The project included one workshop led by Ron McCurdy called "The Poets, Dancers and Musicians of the Harlem Renaissance" and two multimedia concerts by the Ron McCurdy Quartet. The concerts also featured three local spoken word poets.
The first concert on Feb. 21 was free to the public. The audience was primarily high school students on field trips from across the state. Event organizer Finnie Coleman told the crowd on Friday the concert was the first University-wide Black History Month event.
The concert on Feb. 22 had an entrance fee of $25, and profits went to the African American Student Services Fund.
During the concert, McCurdy switched between reciting the Hughes poem "Ask Your Mama: 12 Moods for Jazz" and playing the trumpet. He was accompanied by his quartet while a presentation of photographs matching the poems scrolled behind them.
Hughes was a New York City poet who wrote about race and the experience of African Americans during the Harlem Renaissance.
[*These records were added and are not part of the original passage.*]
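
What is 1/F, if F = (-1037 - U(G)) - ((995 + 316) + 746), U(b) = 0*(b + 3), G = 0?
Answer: -1/3094 ≈ -0.00032321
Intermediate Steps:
U(b) = 0 (U(b) = 0*(3 + b) = 0)
F = -3094 (F = (-1037 - 1*0) - ((995 + 316) + 746) = (-1037 + 0) - (1311 + 746) = -1037 - 1*2057 = -1037 - 2057 = -3094)
1/F = 1/(-3094) = -1/3094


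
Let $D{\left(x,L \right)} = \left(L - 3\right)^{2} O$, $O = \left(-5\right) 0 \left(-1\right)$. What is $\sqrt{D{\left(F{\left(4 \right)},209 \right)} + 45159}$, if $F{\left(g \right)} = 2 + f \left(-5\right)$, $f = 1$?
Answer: $\sqrt{45159} \approx 212.51$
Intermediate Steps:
$F{\left(g \right)} = -3$ ($F{\left(g \right)} = 2 + 1 \left(-5\right) = 2 - 5 = -3$)
$O = 0$ ($O = 0 \left(-1\right) = 0$)
$D{\left(x,L \right)} = 0$ ($D{\left(x,L \right)} = \left(L - 3\right)^{2} \cdot 0 = \left(-3 + L\right)^{2} \cdot 0 = 0$)
$\sqrt{D{\left(F{\left(4 \right)},209 \right)} + 45159} = \sqrt{0 + 45159} = \sqrt{45159}$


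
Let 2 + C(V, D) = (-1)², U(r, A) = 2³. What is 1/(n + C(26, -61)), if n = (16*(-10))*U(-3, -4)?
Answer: -1/1281 ≈ -0.00078064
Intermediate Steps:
U(r, A) = 8
C(V, D) = -1 (C(V, D) = -2 + (-1)² = -2 + 1 = -1)
n = -1280 (n = (16*(-10))*8 = -160*8 = -1280)
1/(n + C(26, -61)) = 1/(-1280 - 1) = 1/(-1281) = -1/1281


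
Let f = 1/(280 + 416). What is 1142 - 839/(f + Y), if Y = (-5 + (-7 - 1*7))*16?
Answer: 242211730/211583 ≈ 1144.8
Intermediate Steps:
f = 1/696 ≈ 0.0014368
Y = -304 (Y = (-5 + (-7 - 7))*16 = (-5 - 14)*16 = -19*16 = -304)
1142 - 839/(f + Y) = 1142 - 839/(1/696 - 304) = 1142 - 839/(-211583/696) = 1142 - 839*(-696/211583) = 1142 + 583944/211583 = 242211730/211583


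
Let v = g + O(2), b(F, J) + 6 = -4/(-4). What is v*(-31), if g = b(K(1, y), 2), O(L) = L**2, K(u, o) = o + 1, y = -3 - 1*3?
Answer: 31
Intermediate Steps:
y = -6 (y = -3 - 3 = -6)
K(u, o) = 1 + o
b(F, J) = -5 (b(F, J) = -6 - 4/(-4) = -6 - 4*(-1/4) = -6 + 1 = -5)
g = -5
v = -1 (v = -5 + 2**2 = -5 + 4 = -1)
v*(-31) = -1*(-31) = 31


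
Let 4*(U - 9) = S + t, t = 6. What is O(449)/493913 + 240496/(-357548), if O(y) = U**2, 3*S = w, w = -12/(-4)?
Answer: -474971126829/706390421296 ≈ -0.67239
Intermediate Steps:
w = 3 (w = -12*(-1/4) = 3)
S = 1 (S = (1/3)*3 = 1)
U = 43/4 (U = 9 + (1 + 6)/4 = 9 + (1/4)*7 = 9 + 7/4 = 43/4 ≈ 10.750)
O(y) = 1849/16 (O(y) = (43/4)**2 = 1849/16)
O(449)/493913 + 240496/(-357548) = (1849/16)/493913 + 240496/(-357548) = (1849/16)*(1/493913) + 240496*(-1/357548) = 1849/7902608 - 60124/89387 = -474971126829/706390421296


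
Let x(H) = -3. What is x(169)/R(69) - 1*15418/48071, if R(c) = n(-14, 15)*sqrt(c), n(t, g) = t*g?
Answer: -15418/48071 + sqrt(69)/4830 ≈ -0.31901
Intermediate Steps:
n(t, g) = g*t
R(c) = -210*sqrt(c) (R(c) = (15*(-14))*sqrt(c) = -210*sqrt(c))
x(169)/R(69) - 1*15418/48071 = -3*(-sqrt(69)/14490) - 1*15418/48071 = -(-1)*sqrt(69)/4830 - 15418*1/48071 = sqrt(69)/4830 - 15418/48071 = -15418/48071 + sqrt(69)/4830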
He wrote musical cues into his poems but died before composing music to match his poems was completed.
"My group was the first to actually realize this work as Langston had envisioned," McCurdy said. "We actually took the musical cues and composed music that complemented with the actual words."
The poetry of Hughes has resonated with young people for the last century.
"I remember as early as me being five or six years old, and at that time I had no idea that this would be part of my life's work," McCurdy said of his earliest memories of Hughes' poetry. "So, when I came into this particular work it only validated what I had been doing earlier in my childhood."
McCurdy originally created "The Langston Hughes Project" for an art gallery opening at the University of Minnesota.
"We put the program together with the intent that it would be a one and done kind of event," McCurdy said. "But I noticed that the response of the audience was so positive, so we decided to keep developing this even further — and that's almost twenty years ago."
Since then, "The Langston Hughes Project" has expanded and now regularly travels around the country for concerts.
As the centennial anniversary of the Harlem Renaissance continues to be celebrated through Black History Month, Hughes' poems still resonate with audiences across the country, according to McCurdy.
"Langston Hughes was a storyteller," McCurdy said. "He had the uncanny ability to tell a story in ways that, regardless of one's educational prowess, could relate and understand what Langston Hughes was talking about. His words today are quite powerful given how divisive we have become as a society. Langston Hughes happened to understand that we are more alike than we are different."